Answer:
[tex]\displaystyle \large{(x-5)^2+(y-2)^2=25}[/tex]
Step-by-step explanation:
Given:
- Center = (5,2)
- Endpoint = (8,6)
First, find radius via distance between center and endpoint. The formula of distance between two points is:
[tex]\displaystyle \large{\sqrt{(x_2-x_1)^2+(y_2-y_1)^2}}[/tex]
Determine:
- [tex]\displaystyle \large{(x_1,y_1)=(5,2)}[/tex]

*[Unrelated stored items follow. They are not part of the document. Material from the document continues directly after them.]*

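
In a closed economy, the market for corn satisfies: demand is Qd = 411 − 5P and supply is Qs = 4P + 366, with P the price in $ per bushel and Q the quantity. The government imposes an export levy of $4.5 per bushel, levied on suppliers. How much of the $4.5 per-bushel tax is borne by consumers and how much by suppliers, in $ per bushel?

Consumers bear $2 per bushel; suppliers bear $2.5 per bushel.

Without the tax, 411 − 5P = 4P + 366 gives 9P = 45, so P* = $5 and Q* = 386.
With the tax collected from suppliers, supply shifts: Qs = 4(P − 4.5) + 366.
New equilibrium: consumers pay $7, suppliers receive $2.5, Q = 376. (Wedge: Pb − Ps = 4.5.)
Burden on consumers: $2; on suppliers: $2.5. (They sum to $4.5.)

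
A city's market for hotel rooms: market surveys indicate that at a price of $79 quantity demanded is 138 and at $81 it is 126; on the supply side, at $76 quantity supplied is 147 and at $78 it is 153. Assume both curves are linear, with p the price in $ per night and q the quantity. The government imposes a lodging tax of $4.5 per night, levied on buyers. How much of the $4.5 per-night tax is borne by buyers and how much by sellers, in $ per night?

Buyers bear $1.5 per night; sellers bear $3 per night.

Demand slope: (126 − 138)/(81 − 79) = -6, so qd = 612 − 6p.
Supply slope: (153 − 147)/(78 − 76) = 3, so qs = 3p − 81.
Without the tax, 612 − 6p = 3p − 81 gives 9p = 693, so p* = $77 and q* = 150.
With the tax collected from buyers, demand (in seller-price terms) shifts: qd = 612 − 6(p + 4.5).
Solving gives q = 141 with buyers paying $78.5 and sellers receiving $74 (the $4.5 wedge).
Burden on buyers: $1.5; on sellers: $3. (They sum to $4.5.)
The less price-elastic side of the market bears the larger share of a per-unit tax.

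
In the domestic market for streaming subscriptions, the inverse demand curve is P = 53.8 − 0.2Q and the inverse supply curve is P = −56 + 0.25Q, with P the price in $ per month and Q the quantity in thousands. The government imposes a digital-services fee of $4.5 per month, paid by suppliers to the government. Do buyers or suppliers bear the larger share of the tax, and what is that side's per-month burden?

Inverting to Q(P) form: Qd = 269 − 5P; Qs = 4P + 224.
Without the tax, 269 − 5P = 4P + 224 gives 9P = 45, so P* = $5 and Q* = 244.
With the tax collected from suppliers, supply shifts: Qs = 4(P − 4.5) + 224.
Solving gives Q = 234 with buyers paying $7 and suppliers receiving $2.5 (the $4.5 wedge).
Per-month burden: buyers $2, suppliers $2.5.
Suppliers take the larger share because supply is less price-elastic here (demand slope 5 vs supply slope 4).

Suppliers bear the larger share: $2.5 per month.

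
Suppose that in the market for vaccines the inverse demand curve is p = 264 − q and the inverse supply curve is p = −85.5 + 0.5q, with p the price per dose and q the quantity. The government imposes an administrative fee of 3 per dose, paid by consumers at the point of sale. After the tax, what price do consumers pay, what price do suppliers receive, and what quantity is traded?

Consumers pay 33; suppliers receive 30; quantity = 231.

Inverting to q(p) form: qd = 264 − p; qs = 2p + 171.
Without the tax, 264 − p = 2p + 171 gives 3p = 93, so p* = 31 and q* = 233.
With the tax collected from consumers, demand (in seller-price terms) shifts: qd = 264 − (p + 3).
Solving gives q = 231 with consumers paying 33 and suppliers receiving 30 (the 3 wedge).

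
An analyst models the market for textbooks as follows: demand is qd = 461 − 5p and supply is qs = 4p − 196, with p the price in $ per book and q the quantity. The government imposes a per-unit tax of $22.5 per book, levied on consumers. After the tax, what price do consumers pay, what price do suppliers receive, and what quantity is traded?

Before the tax: set 461 − 5p = 4p − 196 → p* = $73, q* = 96.
With the tax collected from consumers, demand (in seller-price terms) shifts: qd = 461 − 5(p + 22.5).
New equilibrium: consumers pay $83, suppliers receive $60.5, q = 46. (Wedge: pb − ps = 22.5.)
The less price-elastic side of the market bears the larger share of a per-unit tax.

Consumers pay $83; suppliers receive $60.5; quantity = 46.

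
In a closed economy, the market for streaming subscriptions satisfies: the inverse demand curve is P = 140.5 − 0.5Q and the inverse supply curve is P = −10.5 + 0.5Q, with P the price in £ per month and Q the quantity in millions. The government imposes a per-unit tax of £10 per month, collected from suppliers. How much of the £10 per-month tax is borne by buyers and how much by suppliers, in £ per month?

Rewrite in direct form: Qd = 281 − 2P and Qs = 2P + 21.
Before the tax: set 281 − 2P = 2P + 21 → P* = £65, Q* = 151.
With the tax collected from suppliers, supply shifts: Qs = 2(P − 10) + 21.
Solving gives Q = 141 with buyers paying £70 and suppliers receiving £60 (the £10 wedge).
Burden on buyers: £5; on suppliers: £5. (They sum to £10.)
The less price-elastic side of the market bears the larger share of a per-unit tax.

Buyers bear £5 per month; suppliers bear £5 per month.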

- [tex]\displaystyle \large{(x_2,y_2)=(8,6)}[/tex]
Hence:
[tex]\displaystyle \large{\sqrt{(8-5)^2+(6-2)^2}}\\\displaystyle \large{\sqrt{(3)^2+(4)^2}}\\\displaystyle \large{\sqrt{9+16} = \sqrt{25} = 5}[/tex]
Therefore, the radius is 5.
Then we can substitute center and radius in circle equation. The equation of a circle is:
[tex]\displaystyle \large{(x-h)^2+(y-k)^2=r^2}[/tex]
Our center is at (h,k) which is (5,2) and radius beings 5.
Hence, your answer is:
[tex]\displaystyle \large{(x-5)^2+(y-2)^2=25}[/tex]